Do magnetic fields pose a problem for my IWC watch?

As a matter of principle, avoid exposing your wristwatch to magnetic fields for any length of time. All mechanical movements contain parts that can be magnetised, depending on the strength of the field. The German industrial standard DIN 8309 states that a mechanical watch is antimagnetic if it can be exposed to a magnetic field of strength 4800 A/m (the equivalent of 6 Militesla (mT)) and subsequently shows no major signs of impaired functionality. Certain models from IWC, such as the Ingenieur and the Pilot’s Watches, feature additional protection from magnetic fields in the form of a soft-iron inner case. This provides them with considerably more effective shielding against magnetic fields.
However, if your IWC watch should ever become magnetised and as a result inaccurate, IWC authorised retailers are able to demagnetise the watch quickly and simply.

Leather straps

Can I go swimming with my leather strap?

Leather is a natural, porous material. You should therefore avoid allowing a top-quality leather strap to come into contact with water, oils, solvents and cleaning products or cosmetics. By doing so, you can prevent discolorations or premature ageing of the material.

Leather straps

What kinds of wristbands are suitable for allergies?
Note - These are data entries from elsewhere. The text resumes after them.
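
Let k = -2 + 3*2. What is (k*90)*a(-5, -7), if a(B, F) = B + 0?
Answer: -1800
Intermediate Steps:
a(B, F) = B
k = 4 (k = -2 + 6 = 4)
(k*90)*a(-5, -7) = (4*90)*(-5) = 360*(-5) = -1800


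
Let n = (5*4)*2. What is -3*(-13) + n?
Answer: 79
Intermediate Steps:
n = 40 (n = 20*2 = 40)
-3*(-13) + n = -3*(-13) + 40 = 39 + 40 = 79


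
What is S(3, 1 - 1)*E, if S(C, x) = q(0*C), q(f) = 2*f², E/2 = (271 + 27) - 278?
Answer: 0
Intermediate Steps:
E = 40 (E = 2*((271 + 27) - 278) = 2*(298 - 278) = 2*20 = 40)
S(C, x) = 0 (S(C, x) = 2*(0*C)² = 2*0² = 2*0 = 0)
S(3, 1 - 1)*E = 0*40 = 0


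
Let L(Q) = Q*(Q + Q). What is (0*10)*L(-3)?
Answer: 0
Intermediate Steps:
L(Q) = 2*Q**2 (L(Q) = Q*(2*Q) = 2*Q**2)
(0*10)*L(-3) = (0*10)*(2*(-3)**2) = 0*(2*9) = 0*18 = 0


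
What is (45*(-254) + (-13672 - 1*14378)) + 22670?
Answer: -16810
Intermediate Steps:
(45*(-254) + (-13672 - 1*14378)) + 22670 = (-11430 + (-13672 - 14378)) + 22670 = (-11430 - 28050) + 22670 = -39480 + 22670 = -16810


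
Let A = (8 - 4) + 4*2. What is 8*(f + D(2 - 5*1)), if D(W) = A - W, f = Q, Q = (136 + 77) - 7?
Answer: 1768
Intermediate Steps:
Q = 206 (Q = 213 - 7 = 206)
f = 206
A = 12 (A = 4 + 8 = 12)
D(W) = 12 - W
8*(f + D(2 - 5*1)) = 8*(206 + (12 - (2 - 5*1))) = 8*(206 + (12 - (2 - 5))) = 8*(206 + (12 - 1*(-3))) = 8*(206 + (12 + 3)) = 8*(206 + 15) = 8*221 = 1768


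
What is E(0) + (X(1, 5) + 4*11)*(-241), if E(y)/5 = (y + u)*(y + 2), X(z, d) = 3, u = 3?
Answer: -11297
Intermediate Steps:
E(y) = 5*(2 + y)*(3 + y) (E(y) = 5*((y + 3)*(y + 2)) = 5*((3 + y)*(2 + y)) = 5*((2 + y)*(3 + y)) = 5*(2 + y)*(3 + y))
E(0) + (X(1, 5) + 4*11)*(-241) = (30 + 5*0² + 25*0) + (3 + 4*11)*(-241) = (30 + 5*0 + 0) + (3 + 44)*(-241) = (30 + 0 + 0) + 47*(-241) = 30 - 11327 = -11297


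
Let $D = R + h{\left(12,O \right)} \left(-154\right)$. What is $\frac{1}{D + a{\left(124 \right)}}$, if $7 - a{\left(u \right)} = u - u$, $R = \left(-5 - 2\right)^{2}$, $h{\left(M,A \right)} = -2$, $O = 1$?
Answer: $\frac{1}{364} \approx 0.0027473$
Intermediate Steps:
$R = 49$ ($R = \left(-7\right)^{2} = 49$)
$a{\left(u \right)} = 7$ ($a{\left(u \right)} = 7 - \left(u - u\right) = 7 - 0 = 7 + 0 = 7$)
$D = 357$ ($D = 49 - -308 = 49 + 308 = 357$)
$\frac{1}{D + a{\left(124 \right)}} = \frac{1}{357 + 7} = \frac{1}{364}$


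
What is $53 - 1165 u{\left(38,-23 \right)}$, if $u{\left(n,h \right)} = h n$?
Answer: $1018263$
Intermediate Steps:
$53 - 1165 u{\left(38,-23 \right)} = 53 - 1165 \left(\left(-23\right) 38\right) = 53 - -1018210 = 53 + 1018210 = 1018263$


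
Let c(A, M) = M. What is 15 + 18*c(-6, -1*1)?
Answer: -3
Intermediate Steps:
15 + 18*c(-6, -1*1) = 15 + 18*(-1*1) = 15 + 18*(-1) = 15 - 18 = -3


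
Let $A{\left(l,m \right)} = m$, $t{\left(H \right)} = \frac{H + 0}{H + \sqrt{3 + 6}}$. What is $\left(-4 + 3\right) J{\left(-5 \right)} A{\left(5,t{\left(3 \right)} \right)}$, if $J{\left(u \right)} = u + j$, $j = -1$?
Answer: $3$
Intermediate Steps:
$J{\left(u \right)} = -1 + u$ ($J{\left(u \right)} = u - 1 = -1 + u$)
$t{\left(H \right)} = \frac{H}{3 + H}$ ($t{\left(H \right)} = \frac{H}{H + \sqrt{9}} = \frac{H}{H + 3} = \frac{H}{3 + H}$)
$\left(-4 + 3\right) J{\left(-5 \right)} A{\left(5,t{\left(3 \right)} \right)} = \left(-4 + 3\right) \left(-1 - 5\right) \frac{3}{3 + 3} = \left(-1\right) \left(-6\right) \frac{3}{6} = 6 \cdot 3 \cdot \frac{1}{6} = 6 \cdot \frac{1}{2} = 3$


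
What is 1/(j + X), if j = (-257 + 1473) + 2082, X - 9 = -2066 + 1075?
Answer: 1/2316 ≈ 0.00043178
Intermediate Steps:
X = -982 (X = 9 + (-2066 + 1075) = 9 - 991 = -982)
j = 3298 (j = 1216 + 2082 = 3298)
1/(j + X) = 1/(3298 - 982) = 1/2316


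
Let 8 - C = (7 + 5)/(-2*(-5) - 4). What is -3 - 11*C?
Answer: -69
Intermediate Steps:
C = 6 (C = 8 - (7 + 5)/(-2*(-5) - 4) = 8 - 12/(10 - 4) = 8 - 12/6 = 8 - 1*2 = 8 - 2 = 6)
-3 - 11*C = -3 - 11*6 = -3 - 66 = -69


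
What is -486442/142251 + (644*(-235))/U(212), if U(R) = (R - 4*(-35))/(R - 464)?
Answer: 339059493131/3129522 ≈ 1.0834e+5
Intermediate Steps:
U(R) = (140 + R)/(-464 + R) (U(R) = (R + 140)/(-464 + R) = (140 + R)/(-464 + R))
-486442/142251 + (644*(-235))/U(212) = -486442/142251 + (644*(-235))/(((140 + 212)/(-464 + 212))) = -486442*1/142251 - 151340/(352/(-252)) = -486442/142251 - 151340/((-1/252*352)) = -486442/142251 - 151340/(-88/63) = -486442/142251 - 151340*(-63/88) = -486442/142251 + 2383605/22 = 339059493131/3129522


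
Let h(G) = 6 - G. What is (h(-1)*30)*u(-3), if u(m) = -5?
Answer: -1050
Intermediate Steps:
(h(-1)*30)*u(-3) = ((6 - 1*(-1))*30)*(-5) = ((6 + 1)*30)*(-5) = (7*30)*(-5) = 210*(-5) = -1050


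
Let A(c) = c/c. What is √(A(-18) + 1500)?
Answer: √1501 ≈ 38.743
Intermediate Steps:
A(c) = 1
√(A(-18) + 1500) = √(1 + 1500) = √1501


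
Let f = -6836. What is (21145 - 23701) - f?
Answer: 4280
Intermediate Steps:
(21145 - 23701) - f = (21145 - 23701) - 1*(-6836) = -2556 + 6836 = 4280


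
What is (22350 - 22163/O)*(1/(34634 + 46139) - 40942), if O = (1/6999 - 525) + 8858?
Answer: -4310210623660553012895/4710896862364 ≈ -9.1495e+8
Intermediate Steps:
O = 58322668/6999 (O = (1/6999 - 525) + 8858 = -3674474/6999 + 8858 = 58322668/6999 ≈ 8333.0)
(22350 - 22163/O)*(1/(34634 + 46139) - 40942) = (22350 - 22163/58322668/6999)*(1/(34634 + 46139) - 40942) = (22350 - 22163*6999/58322668)*(1/80773 - 40942) = (22350 - 155118837/58322668)*(1/80773 - 40942) = (1303356510963/58322668)*(-3307008165/80773) = -4310210623660553012895/4710896862364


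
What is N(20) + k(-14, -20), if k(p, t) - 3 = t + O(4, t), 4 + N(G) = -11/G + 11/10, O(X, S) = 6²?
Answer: 311/20 ≈ 15.550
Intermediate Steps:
O(X, S) = 36
N(G) = -29/10 - 11/G (N(G) = -4 + (-11/G + 11/10) = -4 + (11/10 - 11/G) = -29/10 - 11/G)
k(p, t) = 39 + t (k(p, t) = 3 + (t + 36) = 3 + (36 + t) = 39 + t)
N(20) + k(-14, -20) = (-29/10 - 11/20) + (39 - 20) = (-29/10 - 11*1/20) + 19 = (-29/10 - 11/20) + 19 = -69/20 + 19 = 311/20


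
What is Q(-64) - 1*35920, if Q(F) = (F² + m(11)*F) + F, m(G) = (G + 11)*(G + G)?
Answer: -62864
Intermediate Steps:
m(G) = 2*G*(11 + G) (m(G) = (11 + G)*(2*G) = 2*G*(11 + G))
Q(F) = F² + 485*F (Q(F) = (F² + (2*11*(11 + 11))*F) + F = (F² + (2*11*22)*F) + F = (F² + 484*F) + F = F² + 485*F)
Q(-64) - 1*35920 = -64*(485 - 64) - 1*35920 = -64*421 - 35920 = -26944 - 35920 = -62864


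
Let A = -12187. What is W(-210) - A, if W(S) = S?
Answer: 11977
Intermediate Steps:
W(-210) - A = -210 - 1*(-12187) = -210 + 12187 = 11977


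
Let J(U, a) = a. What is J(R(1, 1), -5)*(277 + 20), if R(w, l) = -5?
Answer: -1485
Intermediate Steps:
J(R(1, 1), -5)*(277 + 20) = -5*(277 + 20) = -5*297 = -1485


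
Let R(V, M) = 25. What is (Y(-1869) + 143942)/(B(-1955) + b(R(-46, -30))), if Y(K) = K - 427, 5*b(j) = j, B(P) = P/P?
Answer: 70823/3 ≈ 23608.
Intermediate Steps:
B(P) = 1
b(j) = j/5
Y(K) = -427 + K
(Y(-1869) + 143942)/(B(-1955) + b(R(-46, -30))) = ((-427 - 1869) + 143942)/(1 + (1/5)*25) = (-2296 + 143942)/(1 + 5) = 141646/6 = 141646*(1/6) = 70823/3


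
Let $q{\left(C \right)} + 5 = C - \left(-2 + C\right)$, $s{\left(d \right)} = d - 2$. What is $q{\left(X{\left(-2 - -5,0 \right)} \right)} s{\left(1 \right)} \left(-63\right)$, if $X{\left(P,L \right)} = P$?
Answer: $-189$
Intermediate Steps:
$s{\left(d \right)} = -2 + d$
$q{\left(C \right)} = -3$ ($q{\left(C \right)} = -5 + \left(C - \left(-2 + C\right)\right) = -5 + 2 = -3$)
$q{\left(X{\left(-2 - -5,0 \right)} \right)} s{\left(1 \right)} \left(-63\right) = - 3 \left(-2 + 1\right) \left(-63\right) = \left(-3\right) \left(-1\right) \left(-63\right) = 3 \left(-63\right) = -189$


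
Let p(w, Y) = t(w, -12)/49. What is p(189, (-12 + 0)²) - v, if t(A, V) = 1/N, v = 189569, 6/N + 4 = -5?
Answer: -18577765/98 ≈ -1.8957e+5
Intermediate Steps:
N = -⅔ (N = 6/(-4 - 5) = 6/(-9) = 6*(-⅑) = -⅔ ≈ -0.66667)
t(A, V) = -3/2 (t(A, V) = 1/(-⅔) = -3/2)
p(w, Y) = -3/98 (p(w, Y) = -3/2/49 = -3/2*1/49 = -3/98)
p(189, (-12 + 0)²) - v = -3/98 - 1*189569 = -3/98 - 189569 = -18577765/98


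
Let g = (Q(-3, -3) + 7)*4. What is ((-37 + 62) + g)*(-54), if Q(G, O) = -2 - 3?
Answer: -1782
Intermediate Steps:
Q(G, O) = -5
g = 8 (g = (-5 + 7)*4 = 2*4 = 8)
((-37 + 62) + g)*(-54) = ((-37 + 62) + 8)*(-54) = (25 + 8)*(-54) = 33*(-54) = -1782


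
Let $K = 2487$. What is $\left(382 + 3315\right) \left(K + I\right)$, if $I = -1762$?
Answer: $2680325$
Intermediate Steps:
$\left(382 + 3315\right) \left(K + I\right) = \left(382 + 3315\right) \left(2487 - 1762\right) = 3697 \cdot 725 = 2680325$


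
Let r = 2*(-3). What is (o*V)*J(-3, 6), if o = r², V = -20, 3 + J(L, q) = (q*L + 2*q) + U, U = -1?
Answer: 7200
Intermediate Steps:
J(L, q) = -4 + 2*q + L*q (J(L, q) = -3 + ((q*L + 2*q) - 1) = -3 + ((L*q + 2*q) - 1) = -3 + ((2*q + L*q) - 1) = -3 + (-1 + 2*q + L*q) = -4 + 2*q + L*q)
r = -6
o = 36 (o = (-6)² = 36)
(o*V)*J(-3, 6) = (36*(-20))*(-4 + 2*6 - 3*6) = -720*(-4 + 12 - 18) = -720*(-10) = 7200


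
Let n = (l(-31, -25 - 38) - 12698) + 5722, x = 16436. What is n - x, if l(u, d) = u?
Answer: -23443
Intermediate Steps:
n = -7007 (n = (-31 - 12698) + 5722 = -12729 + 5722 = -7007)
n - x = -7007 - 1*16436 = -7007 - 16436 = -23443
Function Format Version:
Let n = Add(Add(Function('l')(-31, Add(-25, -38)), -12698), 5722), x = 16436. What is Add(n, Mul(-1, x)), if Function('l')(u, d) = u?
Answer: -23443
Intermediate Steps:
n = -7007 (n = Add(Add(-31, -12698), 5722) = Add(-12729, 5722) = -7007)
Add(n, Mul(-1, x)) = Add(-7007, Mul(-1, 16436)) = Add(-7007, -16436) = -23443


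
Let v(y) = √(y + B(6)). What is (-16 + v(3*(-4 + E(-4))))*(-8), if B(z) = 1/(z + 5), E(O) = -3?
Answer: 128 - 8*I*√2530/11 ≈ 128.0 - 36.581*I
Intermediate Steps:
B(z) = 1/(5 + z)
v(y) = √(1/11 + y) (v(y) = √(y + 1/(5 + 6)) = √(y + 1/11) = √(1/11 + y))
(-16 + v(3*(-4 + E(-4))))*(-8) = (-16 + √(11 + 121*(3*(-4 - 3)))/11)*(-8) = (-16 + √(11 + 121*(3*(-7)))/11)*(-8) = (-16 + √(11 + 121*(-21))/11)*(-8) = (-16 + √(11 - 2541)/11)*(-8) = (-16 + √(-2530)/11)*(-8) = (-16 + (I*√2530)/11)*(-8) = (-16 + I*√2530/11)*(-8) = 128 - 8*I*√2530/11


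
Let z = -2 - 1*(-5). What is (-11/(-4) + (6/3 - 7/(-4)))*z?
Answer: 39/2 ≈ 19.500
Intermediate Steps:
z = 3 (z = -2 + 5 = 3)
(-11/(-4) + (6/3 - 7/(-4)))*z = (-11/(-4) + (6/3 - 7/(-4)))*3 = (-11*(-1/4) + (6*(1/3) - 7*(-1/4)))*3 = (11/4 + (2 + 7/4))*3 = (11/4 + 15/4)*3 = (13/2)*3 = 39/2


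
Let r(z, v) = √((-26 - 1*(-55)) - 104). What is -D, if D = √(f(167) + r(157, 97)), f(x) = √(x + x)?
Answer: -√(√334 + 5*I*√3) ≈ -4.3875 - 0.98693*I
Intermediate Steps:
r(z, v) = 5*I*√3 (r(z, v) = √((-26 + 55) - 104) = √(29 - 104) = √(-75) = 5*I*√3)
f(x) = √2*√x (f(x) = √(2*x) = √2*√x)
D = √(√334 + 5*I*√3) (D = √(√2*√167 + 5*I*√3) = √(√334 + 5*I*√3) ≈ 4.3875 + 0.98693*I)
-D = -√(√334 + 5*I*√3)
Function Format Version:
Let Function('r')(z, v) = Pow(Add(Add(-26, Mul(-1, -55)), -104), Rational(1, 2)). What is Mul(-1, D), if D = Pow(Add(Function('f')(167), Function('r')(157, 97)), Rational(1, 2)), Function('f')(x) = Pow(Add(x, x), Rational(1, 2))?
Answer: Mul(-1, Pow(Add(Pow(334, Rational(1, 2)), Mul(5, I, Pow(3, Rational(1, 2)))), Rational(1, 2))) ≈ Add(-4.3875, Mul(-0.98693, I))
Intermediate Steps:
Function('r')(z, v) = Mul(5, I, Pow(3, Rational(1, 2))) (Function('r')(z, v) = Pow(Add(Add(-26, 55), -104), Rational(1, 2)) = Pow(Add(29, -104), Rational(1, 2)) = Pow(-75, Rational(1, 2)) = Mul(5, I, Pow(3, Rational(1, 2))))
Function('f')(x) = Mul(Pow(2, Rational(1, 2)), Pow(x, Rational(1, 2))) (Function('f')(x) = Pow(Mul(2, x), Rational(1, 2)) = Mul(Pow(2, Rational(1, 2)), Pow(x, Rational(1, 2))))
D = Pow(Add(Pow(334, Rational(1, 2)), Mul(5, I, Pow(3, Rational(1, 2)))), Rational(1, 2)) (D = Pow(Add(Mul(Pow(2, Rational(1, 2)), Pow(167, Rational(1, 2))), Mul(5, I, Pow(3, Rational(1, 2)))), Rational(1, 2)) = Pow(Add(Pow(334, Rational(1, 2)), Mul(5, I, Pow(3, Rational(1, 2)))), Rational(1, 2)) ≈ Add(4.3875, Mul(0.98693, I)))
Mul(-1, D) = Mul(-1, Pow(Add(Pow(334, Rational(1, 2)), Mul(5, I, Pow(3, Rational(1, 2)))), Rational(1, 2)))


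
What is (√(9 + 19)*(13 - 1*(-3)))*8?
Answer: 256*√7 ≈ 677.31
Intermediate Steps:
(√(9 + 19)*(13 - 1*(-3)))*8 = (√28*(13 + 3))*8 = ((2*√7)*16)*8 = (32*√7)*8 = 256*√7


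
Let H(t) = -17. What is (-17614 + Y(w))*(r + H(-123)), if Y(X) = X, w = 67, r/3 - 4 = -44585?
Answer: 2347086720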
For allergy sufferers, we recommend titanium watches with titanium bracelets. On request, we can supply leather straps with antiallergenic linings.

Leather straps

Are straps and bracelets available in different sizes?

For aesthetic reasons and to make them more comfortable in wear, IWC supplies its wristbands in two types (with a pin buckle or folding clasp) and three lengths.

Leather straps

What kinds of materials does IWC use for its leather straps?

The leather straps used by IWC Schaffhausen are made exclusively from calfskin, buffalo or alligator leather. Within living memory, IWC Schaffhausen has always refrained from using leather taken from threatened or protected species. IWC Schaffhausen sources its alligator leather exclusively from licensed farms in the USA. In order to ensure that the leather comes from unquestionable sources and is of continuously high quality, the choice of the supplier is crucial. Generally speaking, every supplier of raw materials used by IWC Schaffhausen is subject to regular and thorough controls.


Why does IWC have no chronometers in its range?

Chronometers are watches with movements whose accuracy has been confirmed by the Swiss COSC (Contrôle Officiel Suisse des Chronomètres) testing centre. IWC adjusts and tests its watches using its own in-house criteria. Apart from this, the owner’s habits and lifestyle play a not unimportant role for a watch’s accuracy. Automatic movements behave differently with wearers who are physically very active than with people who lead quieter lives. Any divergence from the tolerances mentioned is not so much a question of function but is primarily one of adjustment and wearing habits.


Can I play sports with my IWC watch?

As a matter of principle, you should avoid strong vibrations and impacts (e.g. when playing golf or tennis, mountain biking etc.). A mechanical wristwatch is a precision instrument whose manufacture involves working to tolerances of hundredths or even thousandths of a millimetre. Repeated sharp impacts can have a negative influence on the movement’s accuracy or even cause damage.


What “jewels” does IWC Schaffhausen use in the manufacture of its movements?

The “jewels” used in wristwatches are not genuine precious stones. Designed to reduce friction as well as mechanical wear and tear, they are made from industrial standard rubies and are used mainly for bearings, levers and detents as well as for the pallet stones of the escapement. Although natural rubies were used in the past, synthetic rubies with practically identical properties and higher homogeneity are used today.